Robert Horton, Iowa State University Joshua Heitman, North Carolina State University
Heat transfer and associated temperature variations are fundamental drivers of water phase changes within the hydrologic cycle. Yet, our understanding of soil water phase changes in the presence of temperature gradients remains limited. Newly-developed instrumentation provides detailed, fine-scale measurements of soil thermal properties, temperature and water content. Combined with conservation of energy and mass, these measurements allow calculation of in situ latent heat sinks and soil water fluxes, thus revealing both time and depth dynamics of soil water phase change. Research will test a central hypothesis about the evaporation process, that the depth of the evaporation front is controlled by the magnitude of the liquid water flux to the front, within a context considering both heat and water transfer. This hypothesis will be evaluated through a series of non-isothermal laboratory experiments using thermo-TDR equipped soil columns for a series of surface boundary conditions and two soil types. Measurements of liquid water and water vapor flux profiles, soil surface temperature conditions, and mass balance will offer unprecedented information about both heat and water transfer occurring with soil water evaporation. Concurrently, research will address a second hypothesis about quantifying soil freezing, that a combined measurement-based energy and water balance can accurately characterize the rate of soil freezing, ice contents, liquid water contents and liquid water fluxes at the freezing front in partially frozen soil. This hypothesis will first be addressed through numerical experiments aimed at testing system-imposed limitations, and microcosm experiments and inverse numerical analysis aimed at adaptation of thermal property measurements for temperatures near the freezing point. Incorporating findings from these studies, the hypothesis will be tested in a series of freezing soil column systems, instrumented with thermo-TDR sensors to measure soil water and ice contents, and associated heat and water fluxes.

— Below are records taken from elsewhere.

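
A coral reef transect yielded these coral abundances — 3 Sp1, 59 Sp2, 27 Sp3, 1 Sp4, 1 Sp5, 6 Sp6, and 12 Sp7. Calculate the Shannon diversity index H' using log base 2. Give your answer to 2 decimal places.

1.83

Total N = 3+59+27+1+1+6+12 = 109, so the proportions are 0.0275, 0.5413, 0.2477, 0.0092, 0.0092, 0.055, 0.1101 (working shown to 4 dp, full precision carried).
Each pᵢ log₂ pᵢ term: 0.0275×(-5.1832)=-0.1427, 0.5413×(-0.8855)=-0.4793, 0.2477×(-2.0133)=-0.4987, 0.0092×(-6.7682)=-0.0621, 0.0092×(-6.7682)=-0.0621, 0.055×(-4.1832)=-0.2303, 0.1101×(-3.1832)=-0.3504.
Sum = -1.8256, so H' = 1.83.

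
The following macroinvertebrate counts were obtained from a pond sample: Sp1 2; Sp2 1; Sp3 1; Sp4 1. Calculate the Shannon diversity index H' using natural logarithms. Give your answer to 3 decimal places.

Total N = 2+1+1+1 = 5, so the proportions are 0.4, 0.2, 0.2, 0.2 (working shown to 5 dp, full precision carried).
Each pᵢ ln pᵢ term: 0.4×(-0.91629)=-0.36652, 0.2×(-1.60944)=-0.32189, 0.2×(-1.60944)=-0.32189, 0.2×(-1.60944)=-0.32189.
Sum = -1.33218, so H' = 1.332.

1.332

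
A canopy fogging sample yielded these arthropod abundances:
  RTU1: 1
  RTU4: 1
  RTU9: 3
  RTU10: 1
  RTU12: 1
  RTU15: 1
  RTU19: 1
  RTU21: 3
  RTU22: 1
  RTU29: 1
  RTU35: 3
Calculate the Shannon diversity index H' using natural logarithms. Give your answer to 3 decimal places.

2.252

Total N = 1+1+3+1+1+1+1+3+1+1+3 = 17, so the proportions are 0.05882, 0.05882, 0.17647, 0.05882, 0.05882, 0.05882, 0.05882, 0.17647, 0.05882, 0.05882, 0.17647 (working shown to 5 dp, full precision carried).
Each pᵢ ln pᵢ term: 0.05882×(-2.83321)=-0.16666, 0.05882×(-2.83321)=-0.16666, 0.17647×(-1.73460)=-0.30611, 0.05882×(-2.83321)=-0.16666, 0.05882×(-2.83321)=-0.16666, 0.05882×(-2.83321)=-0.16666, 0.05882×(-2.83321)=-0.16666, 0.17647×(-1.73460)=-0.30611, 0.05882×(-2.83321)=-0.16666, 0.05882×(-2.83321)=-0.16666, 0.17647×(-1.73460)=-0.30611.
Sum = -2.25160, so H' = 2.252.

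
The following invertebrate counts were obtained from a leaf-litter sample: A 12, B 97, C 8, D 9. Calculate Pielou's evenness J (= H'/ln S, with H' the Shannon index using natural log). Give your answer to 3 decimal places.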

Soil water phase changes -- evaporation/condensation and freezing/thawing -- drive the hydrological cycle and determine water availability for biological, chemical, and physical processes occurring throughout the terrestrial environment. These phase changes also tightly couple water and energy budgets. They involve both sensible and latent heat transfer, and both liquid water and water vapor fluxes. To date, understanding of the interplay of water and energy fluxes with soil water phase changes remains extremely limited. This research will carefully examine water and energy budgets together using newly developed, fine-scale instrumentation in order to improve understanding of the hydrologic cycle, soil water evaporation, and soil freezing. Implications for this research include improved capabilities for land-surface modeling and remote sensing of surface processes, as well as direct application to understanding carbon and trace gas transmissions and myriad other biogeochemical processes.